# auger will stop/wont throw snow?????????



## patmil (Dec 12, 2014)

hello'
toro ccr 2450 (38413) year 2001
put new blades,scraper,belt on.
auger will stop where it should plow right through. auger and belt will stop but engine pulley still moves.engine is not bogging down. its either the belt (95-6151) or the auger pulley. is their a shorter belt? auger pulley worn ?
i will tip forward so paddles will hit ground and they will stop.

any info will help..........


and its not the shear bolt!


----------



## detdrbuzzard (Jan 20, 2012)

is the belt routed correctly


----------



## 69ariens (Jan 29, 2011)

Thats what my 2450 was do in.
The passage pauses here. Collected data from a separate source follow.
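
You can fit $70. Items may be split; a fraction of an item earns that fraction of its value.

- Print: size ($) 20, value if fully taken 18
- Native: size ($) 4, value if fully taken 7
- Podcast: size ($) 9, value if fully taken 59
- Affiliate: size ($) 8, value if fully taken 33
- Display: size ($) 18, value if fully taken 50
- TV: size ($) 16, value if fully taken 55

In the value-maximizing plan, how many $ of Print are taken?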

On mine the auger housing is all bent up and rot. The blades are locking up on the housing.


----------



## patmil (Dec 12, 2014)

*yes*

belt is routed correct. bottom housing is new. auger spins freely by hand.


----------



## Big Ed (Feb 10, 2013)

Does the pulley sit on a key?


----------



## patmil (Dec 12, 2014)

engine pulley has keyway with two set screws.
dont know about auger pulley. have to check. what are you thinking??humm


----------



## detdrbuzzard (Jan 20, 2012)

make sure the bolt holding the auger pulley didn't come loose and check the tension on the belt when the bailer bar is engaged


----------



## patmil (Dec 12, 2014)

Well I bought a new belt and it works. Must of got a belt that was sitting in the back room for a couple years.


----------